In papers filed Friday with U.S. District Court Judge Yvonne Gonzalez Rogers in Oakland, Apple says “precipitous implementation” of the injunction “would upset the careful balance between developers and customers provided by the App Store, and would irreparably harm both Apple and consumers.”
Apple argues to Rogers that failure to issue a stay could force the company “to permit developers to engage in conduct that will disrupt” its business model.”
Gonzalez issued the injunction in a lawsuit brought by Epic Games, which alleged Apple violated anti-monopoly laws as well as a California state law regarding unfair competition.
Epic sued Apple in August of 2020, shortly after Apple removed the "Fortnite" game from the iOS app store.
Apple's move came after Epic began offering gamers the ability to make purchases directly from it, in violation of Apple's policies.
Apple requires game developers to use its payment platform for in-app purchases, and charges a 30% commission to developers that take in more than $1 million in revenue.
Epic contended that Apple monopolizes the iOS app distribution market, and unlawfully forces developers to use its payment processing system.
Rogers, who presided over a 16-day trial in the case earlier this year, agreed with Epic that Apple's anti-steering policies -- which prohibited developers from offering in-app links to outside payment platforms -- violated California's unfair competition law.
Those anti-steering policies “hide critical information from consumers and illegally stifle consumer choice,” she wrote in a 185-page decision.
While Rogers sided with Epic on that one point, she also found that Epic failed to prove that Apple ran afoul of laws against monopolies.
“Given the trial record, the court cannot ultimately conclude that Apple is a monopolist under either federal or state antitrust laws,” she wrote.
Epic recently appealed that portion of the ruling to the 9th Circuit.

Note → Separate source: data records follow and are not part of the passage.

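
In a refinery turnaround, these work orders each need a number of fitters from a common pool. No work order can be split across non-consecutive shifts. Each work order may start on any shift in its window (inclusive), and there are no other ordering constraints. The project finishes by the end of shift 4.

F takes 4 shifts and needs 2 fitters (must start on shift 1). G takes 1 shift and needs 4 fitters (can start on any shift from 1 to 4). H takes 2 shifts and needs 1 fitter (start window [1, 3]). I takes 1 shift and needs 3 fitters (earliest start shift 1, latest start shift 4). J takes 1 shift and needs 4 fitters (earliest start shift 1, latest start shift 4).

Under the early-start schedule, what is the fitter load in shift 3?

At early start, shift 3 has: F.
Demand: 2 = 2.

2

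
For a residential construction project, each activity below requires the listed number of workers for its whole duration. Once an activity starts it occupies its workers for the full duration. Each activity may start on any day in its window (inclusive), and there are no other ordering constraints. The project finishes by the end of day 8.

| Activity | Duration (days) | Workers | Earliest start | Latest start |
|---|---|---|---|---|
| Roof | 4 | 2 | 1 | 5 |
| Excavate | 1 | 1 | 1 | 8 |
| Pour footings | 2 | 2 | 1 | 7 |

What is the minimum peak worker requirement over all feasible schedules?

Early-start (Roof@1, Excavate@1, Pour footings@1) gives peak 5: d1:5  d2:4  d3:2  d4:2  d5:0  d6:0  d7:0  d8:0.
Shift Excavate→5, Pour footings→6.
Schedule Roof@1, Excavate@5, Pour footings@6: d1:2  d2:2  d3:2  d4:2  d5:1  d6:2  d7:2  d8:0 — peak 2.
Total worker-days = 13 over 8 days ⇒ peak ≥ ⌈13/8⌉ = 2, so 2 is optimal.

2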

Apple argues in its new motion that the appeals court should weigh in before the injunction takes effect, noting that implementation “would require substantial technical and engineering changes.”
“There is no reason to expend resources on these issues when the legal framework is undergoing appellate review,” the company writes.
Rogers' injunction specifically prohibits Apple from enforcing a policy that prohibits developers from including in-app “buttons, external links, or other calls to action.”
Apple says in its court papers that Epic is interpreting those prohibitions too broadly.
“While Apple is taking steps to increase the flow of information from developers to consumers, some developers (including Epic) misread the injunction to permit unconstrained in-app messaging or links,” Apple writes.
“An erroneously broad interpretation of the injunction would ... impair Apple’s ability to protect the iOS ecosystem and cause other irremediable harms,” Apple writes.
Apple elaborates that Epic CEO Tim Sweeney “has touted an expansive view of the court’s injunction that not only would require Apple to allow links directing customers to developer’s websites but, apparently, also would permit developers to install competing payment mechanisms.”
In late August, Apple agreed to settle a separate antitrust lawsuit by allowing developers to notify app downloaders by email or telephone about outside payment options. But that deal doesn't require Apple to also allow in-app notifications.